*Pork shoulder usually comes as a large piece of meat. It’s the shoulder of the pig. It can be cumbersome and difficult to work with, not only because of the size, but also because it’s very fatty. “Country style pork ribs” are often pork shoulder that’s been trimmed and cut into thick slices. I love this because some of the fat has already been removed and the pieces are much easier to handle. You just have to be careful though as sometimes pork loin is used for country style pork ribs. It will usually say on the package but if it doesn’t, just check with your butcher. He will know whether it’s loin or shoulder. Loin is not as fatty but won’t produce as tender, melt in your mouth results either. You want the shoulder.
If you can’t find country style pork ribs, you could ask your butcher to slice a pork shoulder for you or you can do it yourself.
If you can’t find a boneless shoulder, or boneless country style ribs, allow a pound and half extra to compensate for the bones.
**If you don’t have a large cutting board, just lay a large piece of plastic wrap out on a work surface and lay pork on plastic wrap.

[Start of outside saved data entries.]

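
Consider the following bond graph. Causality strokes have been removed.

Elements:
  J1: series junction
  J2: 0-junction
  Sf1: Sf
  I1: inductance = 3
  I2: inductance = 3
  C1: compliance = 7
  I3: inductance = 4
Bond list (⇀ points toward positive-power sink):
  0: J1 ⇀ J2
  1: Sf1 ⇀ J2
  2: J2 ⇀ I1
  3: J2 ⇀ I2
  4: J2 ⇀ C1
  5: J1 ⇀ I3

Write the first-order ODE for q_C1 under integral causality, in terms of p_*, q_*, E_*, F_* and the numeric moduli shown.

β1 |Sf1  (Sf1 (Sf) sets flow on bond)
β2 |I1  (I1: I, integral causality)
β3 |I2  (I2 integral (f out))
β4 |J2  (prefer integral on C1)
β0 |J1  (J2 effort already set via bond 4)
β5 |I3  (only one flow-in slot at J1)

dq_C1/dt = F_Sf1 - p_I1/3 - p_I2/3 + p_I3/4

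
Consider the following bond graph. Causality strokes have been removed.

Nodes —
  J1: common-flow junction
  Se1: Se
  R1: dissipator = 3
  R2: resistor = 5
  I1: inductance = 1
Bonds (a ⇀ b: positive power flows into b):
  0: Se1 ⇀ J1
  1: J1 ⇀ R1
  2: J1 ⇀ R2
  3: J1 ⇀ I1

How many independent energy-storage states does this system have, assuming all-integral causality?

1  (I1 all integral)

β0 →J1  (Se1: effort source, stroke at far end)
β3 →I1  (I1 integral (f out))
β1 →J1  (J1: bond 3 brought flow, rest push out)
β2 →J1  (1-jn J1 has f-setter on 3)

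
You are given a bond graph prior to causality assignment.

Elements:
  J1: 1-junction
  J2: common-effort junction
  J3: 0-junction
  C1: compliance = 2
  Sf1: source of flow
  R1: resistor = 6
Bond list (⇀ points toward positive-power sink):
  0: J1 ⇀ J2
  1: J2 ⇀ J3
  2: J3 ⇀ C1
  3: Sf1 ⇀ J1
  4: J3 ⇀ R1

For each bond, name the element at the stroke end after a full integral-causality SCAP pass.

b0 →J1
b1 →J2
b2 →J3
b3 →Sf1
b4 →R1

#3 stroke at Sf1  (Sf1 (Sf) sets flow on bond)
#0 stroke at J1  (common-f at J1 fixed by 3)
#1 stroke at J2  (only one effort-in slot at J2)
#2 stroke at J3  (prefer integral on C1)
#4 stroke at R1  (J3: bond 2 brought effort, rest push out)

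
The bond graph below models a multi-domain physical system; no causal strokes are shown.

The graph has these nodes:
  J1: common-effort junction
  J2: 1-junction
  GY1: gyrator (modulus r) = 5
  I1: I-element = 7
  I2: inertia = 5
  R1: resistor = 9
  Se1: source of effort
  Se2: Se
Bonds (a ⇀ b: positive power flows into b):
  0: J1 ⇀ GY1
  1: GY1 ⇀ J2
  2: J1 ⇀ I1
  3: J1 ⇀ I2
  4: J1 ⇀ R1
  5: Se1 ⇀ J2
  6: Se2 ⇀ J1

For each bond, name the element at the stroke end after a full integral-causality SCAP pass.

bond 0 stroke→GY1
bond 1 stroke→GY1
bond 2 stroke→I1
bond 3 stroke→I2
bond 4 stroke→R1
bond 5 stroke→J2
bond 6 stroke→J1

bond 5 stroke→J2  (Se1 fixes effort; stroke away)
bond 6 stroke→J1  (Se2 (Se) sets effort on bond)
bond 0 stroke→GY1  (common-e at J1 fixed by 6)
bond 2 stroke→I1  (J1: bond 6 brought effort, rest push out)
bond 3 stroke→I2  (J1: bond 6 brought effort, rest push out)
bond 4 stroke→R1  (J1 effort already set via bond 6)
bond 1 stroke→GY1  (closing 1-jn rule on J2)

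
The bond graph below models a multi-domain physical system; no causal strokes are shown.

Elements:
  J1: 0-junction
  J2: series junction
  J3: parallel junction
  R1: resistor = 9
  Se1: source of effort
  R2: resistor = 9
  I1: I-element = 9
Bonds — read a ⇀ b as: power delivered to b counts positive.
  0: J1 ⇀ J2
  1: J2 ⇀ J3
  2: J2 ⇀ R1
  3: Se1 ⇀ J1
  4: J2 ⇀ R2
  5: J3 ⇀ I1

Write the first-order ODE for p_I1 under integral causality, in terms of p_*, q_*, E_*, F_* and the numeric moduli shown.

#3 |J1  (Se1 fixes effort; stroke away)
#0 |J2  (J1: bond 3 brought effort, rest push out)
#5 |I1  (I1: I, integral causality)
#1 |J3  (J3 needs exactly one e-in)
#2 |J2  (1-jn J2 has f-setter on 1)
#4 |J2  (J2 flow already set via bond 1)

dp_I1/dt = E_Se1 - 2*p_I1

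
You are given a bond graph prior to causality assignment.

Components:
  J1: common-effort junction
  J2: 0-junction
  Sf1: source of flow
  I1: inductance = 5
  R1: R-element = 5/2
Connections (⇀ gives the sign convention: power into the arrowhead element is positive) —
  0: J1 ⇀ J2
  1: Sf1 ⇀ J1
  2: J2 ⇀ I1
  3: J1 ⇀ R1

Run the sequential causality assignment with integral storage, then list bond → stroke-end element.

bond 1 stroke→Sf1  (Sf1 (Sf) sets flow on bond)
bond 2 stroke→I1  (I1 outputs flow p/I1)
bond 0 stroke→J2  (J2 needs exactly one e-in)
bond 3 stroke→J1  (J1 needs exactly one e-in)

bond 0 →J2
bond 1 →Sf1
bond 2 →I1
bond 3 →J1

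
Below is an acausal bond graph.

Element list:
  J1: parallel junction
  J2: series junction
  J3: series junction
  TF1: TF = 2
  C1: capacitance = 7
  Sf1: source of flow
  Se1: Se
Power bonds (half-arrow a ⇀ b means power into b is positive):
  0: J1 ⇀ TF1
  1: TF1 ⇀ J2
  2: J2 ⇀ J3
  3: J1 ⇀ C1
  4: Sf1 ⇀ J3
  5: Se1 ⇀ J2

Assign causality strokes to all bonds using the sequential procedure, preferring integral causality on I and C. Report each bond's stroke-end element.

b4 →Sf1  (Sf1 fixes flow; stroke at Sf1)
b5 →J2  (source Se1 imposes e)
b2 →J3  (J3: bond 4 brought flow, rest push out)
b1 →J2  (common-f at J2 fixed by 2)
b0 →TF1  (TF1 one-in-one-out from 1)
b3 →J1  (only one effort-in slot at J1)

b0 |TF1
b1 |J2
b2 |J3
b3 |J1
b4 |Sf1
b5 |J2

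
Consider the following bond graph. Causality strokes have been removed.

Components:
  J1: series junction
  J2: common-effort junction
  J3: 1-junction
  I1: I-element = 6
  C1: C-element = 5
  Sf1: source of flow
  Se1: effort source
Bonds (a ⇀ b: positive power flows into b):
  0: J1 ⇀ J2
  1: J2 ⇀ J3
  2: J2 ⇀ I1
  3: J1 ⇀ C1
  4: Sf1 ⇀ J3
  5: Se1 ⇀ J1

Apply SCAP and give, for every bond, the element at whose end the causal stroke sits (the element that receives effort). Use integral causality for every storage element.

bond 4 stroke→Sf1  (Sf1 (Sf) sets flow on bond)
bond 5 stroke→J1  (Se1 fixes effort; stroke away)
bond 1 stroke→J3  (J3 flow already set via bond 4)
bond 2 stroke→I1  (prefer integral on I1)
bond 0 stroke→J2  (J2: last free bond brings effort in)
bond 3 stroke→J1  (1-jn J1 has f-setter on 0)

bond 0 stroke→J2
bond 1 stroke→J3
bond 2 stroke→I1
bond 3 stroke→J1
bond 4 stroke→Sf1
bond 5 stroke→J1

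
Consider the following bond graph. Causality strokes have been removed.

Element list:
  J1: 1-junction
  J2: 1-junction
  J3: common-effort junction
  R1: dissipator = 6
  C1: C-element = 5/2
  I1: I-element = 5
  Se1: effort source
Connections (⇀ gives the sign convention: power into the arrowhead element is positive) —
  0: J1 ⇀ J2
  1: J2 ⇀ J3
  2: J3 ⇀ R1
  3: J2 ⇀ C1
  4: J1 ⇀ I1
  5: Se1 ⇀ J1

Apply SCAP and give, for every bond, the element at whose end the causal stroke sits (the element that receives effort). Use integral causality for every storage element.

bond 0 stroke→J1
bond 1 stroke→J2
bond 2 stroke→J3
bond 3 stroke→J2
bond 4 stroke→I1
bond 5 stroke→J1

b5 stroke→J1  (Se1 (Se) sets effort on bond)
b3 stroke→J2  (C1 integral (e out))
b4 stroke→I1  (I1 integral (f out))
b0 stroke→J1  (common-f at J1 fixed by 4)
b1 stroke→J2  (common-f at J2 fixed by 0)
b2 stroke→J3  (J3 needs exactly one e-in)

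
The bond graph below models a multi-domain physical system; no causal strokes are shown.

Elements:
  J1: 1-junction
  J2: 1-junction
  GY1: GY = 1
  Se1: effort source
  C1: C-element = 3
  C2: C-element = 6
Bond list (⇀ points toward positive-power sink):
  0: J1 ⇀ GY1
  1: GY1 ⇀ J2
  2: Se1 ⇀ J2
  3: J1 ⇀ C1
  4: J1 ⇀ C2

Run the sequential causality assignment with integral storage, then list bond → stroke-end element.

β0 |GY1
β1 |GY1
β2 |J2
β3 |J1
β4 |J1

β2 →J2  (Se1: effort source, stroke at far end)
β1 →GY1  (only one flow-in slot at J2)
β0 →GY1  (GY1: gyrator matches bond 1)
β3 →J1  (common-f at J1 fixed by 0)
β4 →J1  (1-jn J1 has f-setter on 0)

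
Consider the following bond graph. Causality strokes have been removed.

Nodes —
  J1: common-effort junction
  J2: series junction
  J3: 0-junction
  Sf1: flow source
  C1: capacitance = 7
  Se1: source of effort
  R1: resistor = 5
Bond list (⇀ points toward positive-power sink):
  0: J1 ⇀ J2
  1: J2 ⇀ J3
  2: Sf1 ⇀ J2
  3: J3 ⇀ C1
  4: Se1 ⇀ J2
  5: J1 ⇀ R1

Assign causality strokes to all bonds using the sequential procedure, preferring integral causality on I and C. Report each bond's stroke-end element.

bond 0 stroke at J2
bond 1 stroke at J2
bond 2 stroke at Sf1
bond 3 stroke at J3
bond 4 stroke at J2
bond 5 stroke at J1

b2 stroke at Sf1  (Sf1 (Sf) sets flow on bond)
b4 stroke at J2  (Se1 (Se) sets effort on bond)
b0 stroke at J2  (common-f at J2 fixed by 2)
b1 stroke at J2  (J2: bond 2 brought flow, rest push out)
b3 stroke at J3  (J3: last free bond brings effort in)
b5 stroke at J1  (only one effort-in slot at J1)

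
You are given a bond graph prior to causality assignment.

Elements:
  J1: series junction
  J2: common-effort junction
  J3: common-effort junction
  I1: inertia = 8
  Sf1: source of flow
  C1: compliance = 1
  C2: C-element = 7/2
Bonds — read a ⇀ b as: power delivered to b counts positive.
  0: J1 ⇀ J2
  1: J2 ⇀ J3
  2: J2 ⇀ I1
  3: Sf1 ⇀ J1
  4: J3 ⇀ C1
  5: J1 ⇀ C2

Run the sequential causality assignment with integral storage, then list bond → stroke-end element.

bond 0 →J1
bond 1 →J2
bond 2 →I1
bond 3 →Sf1
bond 4 →J3
bond 5 →J1

#3 stroke at Sf1  (source Sf1 imposes f)
#0 stroke at J1  (1-jn J1 has f-setter on 3)
#5 stroke at J1  (common-f at J1 fixed by 3)
#2 stroke at I1  (I1: I, integral causality)
#1 stroke at J2  (J2 needs exactly one e-in)
#4 stroke at J3  (J3 needs exactly one e-in)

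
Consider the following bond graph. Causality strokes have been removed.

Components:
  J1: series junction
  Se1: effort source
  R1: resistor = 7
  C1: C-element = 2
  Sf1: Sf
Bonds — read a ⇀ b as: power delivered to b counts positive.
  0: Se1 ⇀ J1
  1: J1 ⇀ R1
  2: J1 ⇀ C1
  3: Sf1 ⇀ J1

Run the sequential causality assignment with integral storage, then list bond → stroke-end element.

bond 0 stroke at J1  (Se1 fixes effort; stroke away)
bond 3 stroke at Sf1  (source Sf1 imposes f)
bond 1 stroke at J1  (J1 flow already set via bond 3)
bond 2 stroke at J1  (1-jn J1 has f-setter on 3)

#0 stroke at J1
#1 stroke at J1
#2 stroke at J1
#3 stroke at Sf1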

*** San Marzano tomatoes can be found in most larger grocery stores. They are Italian plum tomatoes grown in the rich volcanic soil at the base of Mount Vesuvius near the small Italian town of San Marzano. They are wonderful with a sweet flavor, low acidity, firm pulp, deep red color and a low seed count. Try to find them if you can. They more expensive but worth it! If you can’t find them, try to use canned plum tomatoes, if possible.
**** For the diced tomatoes in this recipe, I like to use rire-roasted diced tomatoes. Most major tomato canning companies produce fire-roasted tomatoes these days. Look for them along side the regular diced tomatoes. They have a depth of color and flavor that’s delicious. If you can’t find them, regular diced tomatoes will work.